Corriere della Sera

«Ballando con le stelle», come un corso di recupero scolastico

- di Aldo Grasso

Non ricordo più chi nella serie «Hollywood» dice una frase del genere: il successo è ottenuto da persone ordinarie che però hanno una determinaz­ione straordina­ria. È una frase che ti resta impressa perché vera, funziona anche nelle università. Milly Carlucci è tutto fuorché ordinaria (fin dai tempi in cui Arbore la spediva in giro sui pattini) ma, col tempo, ha fatto della determinaz­ione il suo cavallo di battaglia, tanto da occultare ogni altra dote.

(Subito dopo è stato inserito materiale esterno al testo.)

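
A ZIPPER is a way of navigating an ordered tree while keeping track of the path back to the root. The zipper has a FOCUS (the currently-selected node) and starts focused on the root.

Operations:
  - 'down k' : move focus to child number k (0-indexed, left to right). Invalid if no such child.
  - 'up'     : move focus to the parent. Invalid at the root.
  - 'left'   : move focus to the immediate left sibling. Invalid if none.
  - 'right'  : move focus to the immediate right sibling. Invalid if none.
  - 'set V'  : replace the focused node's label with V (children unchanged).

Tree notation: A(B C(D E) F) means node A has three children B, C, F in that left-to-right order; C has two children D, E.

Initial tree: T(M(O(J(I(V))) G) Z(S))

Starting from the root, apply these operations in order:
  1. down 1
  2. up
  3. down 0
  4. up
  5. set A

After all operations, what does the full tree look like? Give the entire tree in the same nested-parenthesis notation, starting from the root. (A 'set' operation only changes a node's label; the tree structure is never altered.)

Answer: A(M(O(J(I(V))) G) Z(S))

Derivation:
Step 1 (down 1): focus=Z path=1 depth=1 children=['S'] left=['M'] right=[] parent=T
Step 2 (up): focus=T path=root depth=0 children=['M', 'Z'] (at root)
Step 3 (down 0): focus=M path=0 depth=1 children=['O', 'G'] left=[] right=['Z'] parent=T
Step 4 (up): focus=T path=root depth=0 children=['M', 'Z'] (at root)
Step 5 (set A): focus=A path=root depth=0 children=['M', 'Z'] (at root)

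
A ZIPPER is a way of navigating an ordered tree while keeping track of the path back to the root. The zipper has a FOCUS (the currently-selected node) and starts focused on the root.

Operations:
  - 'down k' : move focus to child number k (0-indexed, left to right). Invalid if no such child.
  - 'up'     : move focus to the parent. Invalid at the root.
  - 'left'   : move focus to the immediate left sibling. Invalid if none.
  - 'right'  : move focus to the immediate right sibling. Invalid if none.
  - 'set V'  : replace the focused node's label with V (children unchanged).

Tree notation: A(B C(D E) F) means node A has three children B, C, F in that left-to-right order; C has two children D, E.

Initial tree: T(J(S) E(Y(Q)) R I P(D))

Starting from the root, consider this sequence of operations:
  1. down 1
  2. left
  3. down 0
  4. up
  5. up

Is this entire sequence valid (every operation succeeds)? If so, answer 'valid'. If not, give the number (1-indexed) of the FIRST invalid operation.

Answer: valid

Derivation:
Step 1 (down 1): focus=E path=1 depth=1 children=['Y'] left=['J'] right=['R', 'I', 'P'] parent=T
Step 2 (left): focus=J path=0 depth=1 children=['S'] left=[] right=['E', 'R', 'I', 'P'] parent=T
Step 3 (down 0): focus=S path=0/0 depth=2 children=[] left=[] right=[] parent=J
Step 4 (up): focus=J path=0 depth=1 children=['S'] left=[] right=['E', 'R', 'I', 'P'] parent=T
Step 5 (up): focus=T path=root depth=0 children=['J', 'E', 'R', 'I', 'P'] (at root)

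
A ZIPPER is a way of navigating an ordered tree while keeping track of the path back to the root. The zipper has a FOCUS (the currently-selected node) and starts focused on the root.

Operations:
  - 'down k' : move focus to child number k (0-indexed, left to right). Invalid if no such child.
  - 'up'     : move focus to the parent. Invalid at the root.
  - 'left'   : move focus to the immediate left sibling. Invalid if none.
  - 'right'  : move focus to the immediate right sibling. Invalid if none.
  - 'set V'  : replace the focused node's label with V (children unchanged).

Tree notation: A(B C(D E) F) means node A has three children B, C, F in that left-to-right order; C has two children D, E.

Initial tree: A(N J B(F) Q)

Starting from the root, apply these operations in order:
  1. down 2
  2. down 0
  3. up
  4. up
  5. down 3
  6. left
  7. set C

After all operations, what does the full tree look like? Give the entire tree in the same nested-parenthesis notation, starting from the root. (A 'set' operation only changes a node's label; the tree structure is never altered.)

Answer: A(N J C(F) Q)

Derivation:
Step 1 (down 2): focus=B path=2 depth=1 children=['F'] left=['N', 'J'] right=['Q'] parent=A
Step 2 (down 0): focus=F path=2/0 depth=2 children=[] left=[] right=[] parent=B
Step 3 (up): focus=B path=2 depth=1 children=['F'] left=['N', 'J'] right=['Q'] parent=A
Step 4 (up): focus=A path=root depth=0 children=['N', 'J', 'B', 'Q'] (at root)
Step 5 (down 3): focus=Q path=3 depth=1 children=[] left=['N', 'J', 'B'] right=[] parent=A
Step 6 (left): focus=B path=2 depth=1 children=['F'] left=['N', 'J'] right=['Q'] parent=A
Step 7 (set C): focus=C path=2 depth=1 children=['F'] left=['N', 'J'] right=['Q'] parent=A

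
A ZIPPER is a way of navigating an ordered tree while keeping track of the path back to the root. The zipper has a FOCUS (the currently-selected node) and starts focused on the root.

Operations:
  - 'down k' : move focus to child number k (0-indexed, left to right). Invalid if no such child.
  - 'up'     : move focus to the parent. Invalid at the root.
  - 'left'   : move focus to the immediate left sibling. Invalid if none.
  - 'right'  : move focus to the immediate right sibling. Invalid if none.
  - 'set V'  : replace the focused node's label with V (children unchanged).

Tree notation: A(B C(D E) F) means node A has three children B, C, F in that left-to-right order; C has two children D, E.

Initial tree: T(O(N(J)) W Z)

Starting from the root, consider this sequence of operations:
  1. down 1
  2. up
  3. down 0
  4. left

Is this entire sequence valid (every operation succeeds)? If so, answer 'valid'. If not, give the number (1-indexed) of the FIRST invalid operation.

Step 1 (down 1): focus=W path=1 depth=1 children=[] left=['O'] right=['Z'] parent=T
Step 2 (up): focus=T path=root depth=0 children=['O', 'W', 'Z'] (at root)
Step 3 (down 0): focus=O path=0 depth=1 children=['N'] left=[] right=['W', 'Z'] parent=T
Step 4 (left): INVALID

Answer: 4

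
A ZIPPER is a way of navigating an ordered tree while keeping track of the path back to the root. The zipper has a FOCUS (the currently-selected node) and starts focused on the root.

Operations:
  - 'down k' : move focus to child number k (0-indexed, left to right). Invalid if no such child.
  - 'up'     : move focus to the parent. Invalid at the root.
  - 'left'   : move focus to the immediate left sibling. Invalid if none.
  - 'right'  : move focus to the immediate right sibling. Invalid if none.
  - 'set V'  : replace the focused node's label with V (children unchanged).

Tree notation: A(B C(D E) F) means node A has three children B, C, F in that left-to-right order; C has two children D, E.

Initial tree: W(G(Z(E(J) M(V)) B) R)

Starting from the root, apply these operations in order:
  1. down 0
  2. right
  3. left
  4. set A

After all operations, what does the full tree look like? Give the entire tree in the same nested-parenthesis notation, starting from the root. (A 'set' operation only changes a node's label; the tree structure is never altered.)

Step 1 (down 0): focus=G path=0 depth=1 children=['Z', 'B'] left=[] right=['R'] parent=W
Step 2 (right): focus=R path=1 depth=1 children=[] left=['G'] right=[] parent=W
Step 3 (left): focus=G path=0 depth=1 children=['Z', 'B'] left=[] right=['R'] parent=W
Step 4 (set A): focus=A path=0 depth=1 children=['Z', 'B'] left=[] right=['R'] parent=W

Answer: W(A(Z(E(J) M(V)) B) R)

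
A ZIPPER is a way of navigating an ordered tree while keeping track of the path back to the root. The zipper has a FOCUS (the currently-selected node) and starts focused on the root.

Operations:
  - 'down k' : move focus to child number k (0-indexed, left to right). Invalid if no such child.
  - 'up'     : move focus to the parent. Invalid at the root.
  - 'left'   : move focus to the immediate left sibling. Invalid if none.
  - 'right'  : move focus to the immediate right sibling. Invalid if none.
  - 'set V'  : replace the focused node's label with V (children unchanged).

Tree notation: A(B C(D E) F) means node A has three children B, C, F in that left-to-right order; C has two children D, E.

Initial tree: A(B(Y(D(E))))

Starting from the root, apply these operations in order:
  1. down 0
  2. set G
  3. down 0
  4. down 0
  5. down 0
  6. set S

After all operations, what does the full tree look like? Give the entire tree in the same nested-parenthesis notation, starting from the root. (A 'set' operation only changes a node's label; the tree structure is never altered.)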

«Ballando con le stelle» (Rai1, sabato) è un programma di recupero, uno dei tanti della tv, come «L’isola dei famosi», «Tale e quale» o qualsiasi altro format cui si possa aggiungere il timbro «vip». Come la scuola tenta di organizzar­e (invano) interventi didattici per il recupero di carenze cognitive da parte degli studenti meno dotati, così la tv predispone corsi di recupero per personaggi in declino, politici in ombra, ex calciatori, cantanti che hanno cantato una sola canzone (e ci riesce benissimo).

La determinaz­ione viene fuori non tanto nella scelta degli ospiti (sì è vero, Al Bano è stato corteggiat­o per dodici anni, ma la fila dei partecipan­ti è lunga), quanto nella composizio­ne della giuria. Una sola competente (Carolyn Smith), il resto è folclore, è populismo, è scompiglio, è modern family, è performing gender in prima serata (qualunque cosa voglia dire), è giuria e controgiur­ia (Bruzzone, Matano, Mussolini), è battibecco. I giurati non votano le prestazion­i dei ballerini, votano costanteme­nte se stessi. «Ballando con le stelle» sembra il programma ideale per dare corpo (di ballo) a tutte le teorie di Tommaso Labranca, dal trash come emulazione fallita di un modello alto all’estasi del pecoreccio. Questa è la sua singolarit­à, forse involontar­ia negli esiti ma certamente frutto di grande risolutezz­a. Ci voleva una donna determinat­a, Milly Carlucci, la Maria De Filippi dei Parioli.